On FastGAN

Introduction

Are GANs the perfect solution for unconditional image generation? What about the problem of training instability and high computational cost? In the paper "Towards Faster and Stabilized GAN Training for High-Fidelity Few Shot Image Synthesis" (Liu et al., 2021) [1], a group of researchers addresses this issue by proposing some modifications to the GAN architecture. In this blog post, I want to focus on the paper and try to explain the main idea.

Quick recap on GANs

GAN is an acronym for Generative Adversarial Networks. It is a joint neural network consisting of two sub-networks: the Generator network and the Discriminator network. From a probabilistic perspective, we can think of the Generator network as a function that, given a random set of numbers (noise), outputs data that is likely to come from the modeled distribution.

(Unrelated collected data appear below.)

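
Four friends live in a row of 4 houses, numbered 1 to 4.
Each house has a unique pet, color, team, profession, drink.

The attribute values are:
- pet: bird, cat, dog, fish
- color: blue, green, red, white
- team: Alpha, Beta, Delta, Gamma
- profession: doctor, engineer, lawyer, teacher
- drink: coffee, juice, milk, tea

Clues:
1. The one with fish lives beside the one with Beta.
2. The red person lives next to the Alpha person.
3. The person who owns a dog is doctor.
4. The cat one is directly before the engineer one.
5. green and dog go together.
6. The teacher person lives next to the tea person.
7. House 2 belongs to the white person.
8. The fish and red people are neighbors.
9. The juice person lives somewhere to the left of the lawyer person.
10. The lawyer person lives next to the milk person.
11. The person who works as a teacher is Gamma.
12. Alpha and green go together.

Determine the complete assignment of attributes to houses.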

The Discriminator is a network that, given real images and fake images (generated by the Generator) tries to distinguish between them, outputs a probability, of how likely it is that an image is real or fake. In short, the Generator wants to fool the Discriminator to assigning a high probability to the fake images, and the Discriminator,on the other hand, wants to assign a low probability to the fake images. That is why the term adversarial is used here, since the two networks have opposing goals.

GAN

Imagine we have a distrubution of images by some famous artist for example, Van Gogh. We want to produce images that look as if they were painted by Van Gogh. From a technical point of view, we are given the task of sampling. We want to sample an image. from the distribution of images painted by Van Gogh. The issue is that we do not have the explicit distribution of these images. All we have are points (images) sampled from this distrubution. In the case of GANs our best bet is to implicitly model this distrubution i.e we are not producing parameters of such a distribution but rather points (images) that are likely to come from this distribution.

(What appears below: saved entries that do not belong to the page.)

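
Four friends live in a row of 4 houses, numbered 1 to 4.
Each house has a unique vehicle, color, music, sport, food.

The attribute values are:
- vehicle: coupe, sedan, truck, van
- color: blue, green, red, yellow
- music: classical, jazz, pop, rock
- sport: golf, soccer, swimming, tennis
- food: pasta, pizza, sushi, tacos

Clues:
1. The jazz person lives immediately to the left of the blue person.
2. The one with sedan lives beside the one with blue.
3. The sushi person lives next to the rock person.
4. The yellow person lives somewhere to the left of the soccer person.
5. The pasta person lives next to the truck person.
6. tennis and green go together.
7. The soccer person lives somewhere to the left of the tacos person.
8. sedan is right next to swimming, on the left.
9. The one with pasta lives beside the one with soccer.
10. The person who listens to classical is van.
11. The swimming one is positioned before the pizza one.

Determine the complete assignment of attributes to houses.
Solution:

House | Vehicle | Color | Music | Sport | Food
----------------------------------------------
  1   | sedan | yellow | jazz | golf | sushi
  2   | coupe | blue | rock | swimming | pasta
  3   | truck | red | pop | soccer | pizza
  4   | van | green | classical | tennis | tacos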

Why are GANs difficult to train?

All of this sounds very promising, and it seems that GANs are a perfect solution for uncoditional image generation. However, GANs suffer from one major problem. The problem is the so called curse of dimensionality. The two networks operate on a high dimensional space of images (pixel space). This makes the networks very large since the number of weights has to correspond with the resolution of the image. Imagine an image of 512x512 pixels, that we are trying to to produce from a set of 64 normally distributed numbers (noise). Such a network that uses convulutional layers would have a huge number of weights (millions). The number of layers and the number of weights grow with the resolution of the image. This makes the training of these networks highly unstable since the gradient has a very low impact on the weights in the first layers of the network.

This main problem gives rise to a number of other problems, including: mode collapse, high computational cost, and makes the entire GAN game highly unintuitive and most of the times luck based.

How to improve GAN training?

Liu et al. propose two main modifications to the GAN architecture that I want to write about [1]. The first modification is the use of a method called "skip layer channel-wise exicitation". The overall idea behind the method helps to address the problem of gradient flow in the network. The concept is simple: we connect the output of a convolutional layer via a skip-block preserving (only the channel dimension) with an output of a layer further down in the network and pass it as input to the next layer.

GAN

The second modification is adding decoders to the Discriminator network. The idea is that Discriminator is also being actively trained to decode intermediate feature maps to parts of the image, in hope of combating mode collapse. This is because the same feature maps are used for both decoding and discriminating. So the Discriminator is actively challenged to improve its decoding ability, and add more powerful gradient to the Generator.

GAN

On top of the architecture based modifications, the authors also added a crucial add-on to the training procedure. To combat mode-collapse, which arises when the training dataset is low in samples, they added

Differential Augemntation [2]. This is a technique that can be widely used in any generative image generation problem. The concept is suprisingly simple it adds new images to the distribution of the images by cropping or adding noise to the images, by this the Discriminator is forced to learn more and it cannot just remember a good sample from the data distrubution. In short Differential Augemntation augemnts the data distribution by adding probable outliers to this distribution.

Results?

Yes but how does FastGAN work in practice? Although the proposed architecture is still quite complex and training process for 512x512 images still takes quite a long time ~15 hours using Google Colab with the free GPU. The results are quite impressive after training on the VanGogh dataset we get quality samples. These samples differ from what you can obtain using diffusion based architectures; they seem more art-like and less artificial. (click on the video to see the code)

Improving FastGAN with class labels and decoders?

Perhaps improving the convergence of the Fast GAN is possible by adding additional decodings to the disciminator. This is a question that I am currently exploring.

Altough my initial findings have not been conclusive the question is still worth exploring( see my initial paper).

Another interesting idea is to use class labels to improve the convergence of the Fast GAN, this approach is also one to be explored. Another question worth asking is: what exactly is the use of GANs in the context of diffusion based models? Perhaps the two approaches can be combined to produce even better results.